Exporting data from SCOPUS and WOS for Bibliometric Analysis
Based on My Research Guide's video on YouTube. If you like this content, support the original creators by watching, liking and subscribing to their content.
Start with a clear research question and translate it into reliable keywords before searching Scopus or Web of Science.
Briefing
Bibliometric analysis depends on getting the right dataset first—especially when working with large, journal-based citation databases like Scopus and Web of Science. The core workflow starts with defining a clear research question and then translating it into reliable keywords. Keyword selection is treated as the most difficult and most consequential step: without targeted, dependable terms, the resulting manuscript and analysis can’t be trusted.
Once keywords are finalized, the next step is running structured searches inside Scopus (and then repeating the same logic in Web of Science). The search process begins by entering the keywords exactly as intended, then using Boolean logic to narrow results. When multiple terms are involved, the transcript emphasizes using operators like AND and OR to control subject scope, and using double quotation marks to force the database to match terms in specific fields such as the title, abstract, or author keywords. Without quotation marks, searches can return an unmanageably large volume of irrelevant records.
A practical example is given for narrowing a broad topic into a specific subfield: “urban flooding” is treated as an intersection where “urbanization” is the main theme, but the search must also require flooding-related terminology. The same idea applies to other domains (e.g., supply chain), where the database may treat related phrases differently (such as “supply chain” versus “supply-chain”), so the search strategy should account for variations. The transcript also mentions using wildcard or string approaches (e.g., star strings) and grouping terms in brackets to capture similar concepts while still keeping the query focused.
After the initial search returns thousands of documents, filtering becomes essential. The transcript describes narrowing by time window (such as limiting to the last 10 years), restricting document types (e.g., focusing on journal articles rather than conference proceedings, books, or book series), and limiting language to English when the research context requires it. These constraints reduce noise and make downstream bibliometric analysis more coherent.
Finally, exporting the dataset is presented as a key step in the data acquisition pipeline. In Scopus, export options include formats such as CSV (recommended because it aligns with Excel-style workflows), plain text, and other text-based formats. The export selection should include the bibliographic and citation fields needed for analysis—such as citation information, bibliography details, abstracts, and author keywords—while optionally excluding funding details. The same general approach is then applied to Web of Science, using equivalent selection and export choices (including plain text options). The overall message is straightforward: careful keyword engineering plus disciplined filtering and structured export is what turns massive database results into usable bibliometric data.
Cornell Notes
Bibliometric work using Scopus and Web of Science starts with a research question and ends with an exportable dataset. The transcript stresses that keyword selection is the hardest and most important step: targeted keywords determine whether the analysis will be meaningful. Searches should use Boolean operators (AND/OR), quotation marks to match terms in title/abstract/keywords, and sometimes wildcard/string methods to capture phrase variations. After retrieving results, filtering by time range, document type (e.g., journals only), and language (often English) reduces irrelevant records. Exporting in a structured format like CSV, along with citation/bibliographic fields and abstracts/keywords, prepares the data for bibliometric analysis.
Why is keyword selection treated as the most critical step in bibliometric data acquisition?
How do Boolean operators and quotation marks change what Scopus returns?
What’s the purpose of narrowing results after an initial keyword search returns thousands of documents?
How can a search be designed to focus on a subfield rather than a broad topic?
Why is CSV recommended for exporting Scopus results, and what fields should be included?
How does the workflow in Web of Science relate to Scopus?
Review Questions
- When would using quotation marks in Scopus materially change your results compared with not using them?
- Describe a filtering strategy (time window, document type, language) that would reduce noise in a bibliometric dataset.

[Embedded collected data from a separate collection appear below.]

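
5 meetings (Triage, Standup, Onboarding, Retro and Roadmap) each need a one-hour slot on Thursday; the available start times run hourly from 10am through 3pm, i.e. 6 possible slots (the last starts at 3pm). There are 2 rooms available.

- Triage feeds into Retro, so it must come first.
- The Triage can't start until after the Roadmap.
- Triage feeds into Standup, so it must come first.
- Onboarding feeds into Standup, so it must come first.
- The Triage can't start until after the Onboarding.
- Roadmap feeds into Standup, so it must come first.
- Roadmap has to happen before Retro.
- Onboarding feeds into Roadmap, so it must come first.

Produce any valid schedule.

Onboarding -> 10am, Triage -> 12pm, Standup -> 1pm, Retro -> 1pm, Roadmap -> 11am

Checking: Onboarding(10am) before Standup(1pm); Triage(12pm) before Standup(1pm); Roadmap(11am) before Standup(1pm); Triage(12pm) before Retro(1pm); Onboarding(10am) before Roadmap(11am); Roadmap(11am) before Triage(12pm); Onboarding(10am) before Triage(12pm); Roadmap(11am) before Retro(1pm); max 2 per slot (cap 2).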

- What combination of query techniques (Boolean logic, brackets, phrase variants) would you use to target a subfield like “urban flooding” rather than “urbanization” alone?
Key Points
- 1
Start with a clear research question and translate it into reliable keywords before searching Scopus or Web of Science.
- 2
Use Boolean operators (AND/OR) to control whether records must include multiple concepts or any of several related terms.
- 3
Use double quotation marks to match terms in indexed fields such as title, abstract, and author keywords, preventing overly broad results.
- 4
Account for phrase variations (e.g., “supply chain” vs “supply-chain”) using appropriate string/variant handling and grouped terms.
- 5
After retrieving results, narrow by time range (e.g., last 10 years), document type (journal articles), and language (often English).
- 6
Export only the fields needed for analysis—citation and bibliographic data, plus abstracts/keywords—while optionally excluding funding details.
- 7
Prefer CSV export for Scopus when the next step involves Excel-style screening and processing.